Take care of your body. It’s the only place you have to live. ~ Jim Rohn

Value Food as Feast

All fuel and no play makes life dull.  Not merely machines, humans need to feed the mysterious part of themselves that knows deeply the nourishment of the off-schedule breakfast at night, the tried and true combination of beer and pizza, and the elegance of dark chocolate. To deprive ourselves is to risk willpower depletion, interestingly brought to public awareness by The Chocolate-and-Radish experiment, not to mention the deprivation of simple daily joy.

“Life is uncertain. Eat dessert first.” -Ernestine Ulmer

Value Food as Family

In a digital age beyond the imaginations of most Baby Boomers and Generation X, home, work, and church spheres blur and not all needs met traditionally in those spheres can be met online. Take eating meals together, for example.

…dinner may be the one time of the day when a parent and child can share a positive experience – a well-cooked meal, a joke, or a story – and these small moments can gain momentum to create stronger connections away from the table. ~ Anne Fishel

Fishel is a co-founder of The Family Dinner Project, a professor at Harvard Medical School and the author of “Home for Dinner.”  And according to the Mayo Clinic, the benefits of eating with others extends to friends.

“If you really want to make a friend, go to someone’s house and eat with him… the people who give you their food give you their heart.” -Cesar Chavez

Make Peace with Food

I’ve failed, failed, and failed again with food. I’ve over eaten, under eaten, eaten the wrong foods, not eaten the right foods, eaten at the wrong times, not eaten at the right times, on and on and on. The thing about food, as compared with something optional like alcohol, is that we all need to eat every day. Every. Day. Year in and year out. This is a marathon, folks. And no one wants to feel like a failure every day. If I’m failing with food, then food becomes something it was never meant to be, the cause of my failure. There is simply no way to be happy and healthy within an adversarial relationship.

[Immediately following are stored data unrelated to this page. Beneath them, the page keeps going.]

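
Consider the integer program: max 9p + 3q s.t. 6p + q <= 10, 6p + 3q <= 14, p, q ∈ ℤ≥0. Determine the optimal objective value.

(p,q)=(1,2): 6·1+1·2=8≤10, 6·1+3·2=12≤14, objective 15.
(p,q)=(1,1): 6·1+1·1=7≤10, 6·1+3·1=9≤14, objective 12.
(p,q)=(0,3): 6·0+1·3=3≤10, 6·0+3·3=9≤14, objective 9.
The best lattice point is (1,2), giving 15.

15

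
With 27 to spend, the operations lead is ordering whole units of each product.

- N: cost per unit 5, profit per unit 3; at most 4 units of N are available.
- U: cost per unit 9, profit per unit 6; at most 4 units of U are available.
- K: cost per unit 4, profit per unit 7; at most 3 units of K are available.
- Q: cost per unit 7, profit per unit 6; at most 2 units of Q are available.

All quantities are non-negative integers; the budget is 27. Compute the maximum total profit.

3×K and 2×Q: cost 26 ≤ 27, profit 3·7 + 2·6 = 33.
1×N, 3×K, and 1×Q: cost 24 ≤ 27, profit 1·3 + 3·7 + 1·6 = 30.
Best is 33.

33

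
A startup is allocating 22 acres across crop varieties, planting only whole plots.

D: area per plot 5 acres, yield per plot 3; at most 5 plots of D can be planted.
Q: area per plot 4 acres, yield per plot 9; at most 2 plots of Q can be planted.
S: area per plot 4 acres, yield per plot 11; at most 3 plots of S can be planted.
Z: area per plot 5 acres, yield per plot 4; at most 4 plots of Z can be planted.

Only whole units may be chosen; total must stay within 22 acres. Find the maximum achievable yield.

51

Take 2×Q and 3×S: area 20 ≤ 22, yield 2·9 + 3·11 = 51.
S has the best ratio (11/4) and is taken to its limit of 3; remaining capacity is filled optimally with the others.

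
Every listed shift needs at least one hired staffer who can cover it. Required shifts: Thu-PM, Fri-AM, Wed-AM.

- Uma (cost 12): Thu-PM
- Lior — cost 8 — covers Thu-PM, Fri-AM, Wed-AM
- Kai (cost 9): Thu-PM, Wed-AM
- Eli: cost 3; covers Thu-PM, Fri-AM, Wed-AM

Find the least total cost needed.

3

This is an integer covering problem.
Eli alone covers Thu-PM, Fri-AM, Wed-AM — every shift.
Total cost: 3.
No cover costs less than 3.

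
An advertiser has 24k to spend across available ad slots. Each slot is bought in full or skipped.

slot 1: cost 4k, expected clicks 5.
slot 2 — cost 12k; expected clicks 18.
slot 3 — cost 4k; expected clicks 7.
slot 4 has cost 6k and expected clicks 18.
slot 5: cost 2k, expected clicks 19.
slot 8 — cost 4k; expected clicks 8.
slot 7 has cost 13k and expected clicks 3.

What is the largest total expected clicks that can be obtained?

63

Take slot 2, slot 4, slot 5, and slot 8: cost 12 + 6 + 2 + 4 = 24 ≤ 24, expected clicks 18 + 18 + 19 + 8 = 63.
No other feasible combination does better.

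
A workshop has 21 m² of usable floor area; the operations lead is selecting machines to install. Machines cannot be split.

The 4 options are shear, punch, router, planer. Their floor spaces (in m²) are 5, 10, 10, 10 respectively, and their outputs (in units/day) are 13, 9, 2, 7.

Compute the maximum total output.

22

This is an integer program with binary decision variables.
Allowing fractional choices, the relaxed optimum would be about 26.2, but machines are indivisible.
shear + planer: floor space 5 + 10 = 15 ≤ 21, output 13 + 7 = 20.
punch + planer: floor space 10 + 10 = 20 ≤ 21, output 9 + 7 = 16.
shear + punch: floor space 5 + 10 = 15 ≤ 21, output 13 + 9 = 22.
Best is shear and punch with total output 22.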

For years my gut screamed and complained. I suffered with body weight fluctuations, swelling, low energy, aches, pains, and moodiness, which led to self-loathing, relationship tensions, and social withdrawel at times. How I perceived food floated, depending on my mood, environment, or current condition. This subjective perception was part of the problem. I needed something objective on which to build a solid foundation and a plan. Clarity about my internal values was the start.

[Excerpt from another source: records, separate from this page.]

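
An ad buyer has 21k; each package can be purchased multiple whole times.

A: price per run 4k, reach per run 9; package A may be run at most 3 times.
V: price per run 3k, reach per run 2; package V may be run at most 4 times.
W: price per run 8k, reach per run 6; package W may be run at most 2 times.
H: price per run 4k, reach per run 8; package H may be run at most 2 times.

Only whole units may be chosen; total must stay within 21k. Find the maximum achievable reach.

A has the best ratio (9/4); taking only A gives at most 3×9 = 27 (stopped by the supply cap of 3).
Mixing does better — 3×A and 2×H: price 20 ≤ 21, reach 3·9 + 2·8 = 43.

43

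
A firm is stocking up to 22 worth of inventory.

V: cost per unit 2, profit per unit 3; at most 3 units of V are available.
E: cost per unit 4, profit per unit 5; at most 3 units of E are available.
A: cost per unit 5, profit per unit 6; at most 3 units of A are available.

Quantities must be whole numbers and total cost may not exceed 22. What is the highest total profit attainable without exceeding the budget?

28

This is a bounded integer knapsack.
Take 2×V, 2×E, and 2×A: cost 22 ≤ 22, profit 2·3 + 2·5 + 2·6 = 28.
No other integer combination yields more.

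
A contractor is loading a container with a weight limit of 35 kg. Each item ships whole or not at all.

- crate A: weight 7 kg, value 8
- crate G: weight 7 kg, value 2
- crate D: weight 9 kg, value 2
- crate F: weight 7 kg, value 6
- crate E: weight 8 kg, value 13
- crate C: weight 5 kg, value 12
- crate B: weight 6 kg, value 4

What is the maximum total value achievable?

This is an integer program with binary decision variables.
Allowing fractional choices, the relaxed optimum would be about 43.6, but items are indivisible.
crate A + crate G + crate F + crate E + crate C: weight 7 + 7 + 7 + 8 + 5 = 34 ≤ 35, value 8 + 2 + 6 + 13 + 12 = 41.
crate A + crate F + crate E + crate C + crate B: weight 7 + 7 + 8 + 5 + 6 = 33 ≤ 35, value 8 + 6 + 13 + 12 + 4 = 43.
Best is crate A, crate F, crate E, crate C, and crate B with total value 43.

43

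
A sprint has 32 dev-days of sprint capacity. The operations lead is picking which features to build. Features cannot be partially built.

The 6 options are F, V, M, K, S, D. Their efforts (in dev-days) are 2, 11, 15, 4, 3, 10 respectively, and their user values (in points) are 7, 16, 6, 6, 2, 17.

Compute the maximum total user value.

Take F, V, K, S, and D: effort 2 + 11 + 4 + 3 + 10 = 30 ≤ 32, user value 7 + 16 + 6 + 2 + 17 = 48.
No other feasible combination does better.

48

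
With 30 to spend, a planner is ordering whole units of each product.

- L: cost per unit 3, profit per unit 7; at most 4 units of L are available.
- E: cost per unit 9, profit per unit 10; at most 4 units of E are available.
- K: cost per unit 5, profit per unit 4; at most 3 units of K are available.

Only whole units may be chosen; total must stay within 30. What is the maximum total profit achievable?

Take 4×L and 2×E: cost 30 ≤ 30, profit 4·7 + 2·10 = 48.
L has the best ratio (7/3) and is taken to its limit of 4; remaining capacity is filled optimally with the others.

48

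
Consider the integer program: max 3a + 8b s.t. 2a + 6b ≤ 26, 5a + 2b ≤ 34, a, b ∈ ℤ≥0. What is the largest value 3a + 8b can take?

(a,b)=(4,3) is feasible, giving 36.
(a,b)=(6,2) is feasible, giving 34.
(a,b)=(3,3) is feasible, giving 33.
(a,b)=(5,2) is feasible, giving 31.
The best lattice point is (4,3), giving 36.

36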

“If more of us valued food and cheer and song above hoarded gold, it would be a merrier world.” -J.R.R. Tolkien

When we value food for no more and no less than what it is, it becomes properly proportioned to our lives. When we value it for it’s fuel, feast, and family aspects, we can better quiet the noise outside and get on with the pleasure of eating well. We begin to build a positive relationship with food and as with all healthy relationships, this takes time, creativity, tools, skills, and a good sense of humor. The result? A more happy, engaged, and vibrant life. Like Chef Carl, now is a perfect time to begin, an opportune time to eat well one meal at a time and reignite a passion for life and love.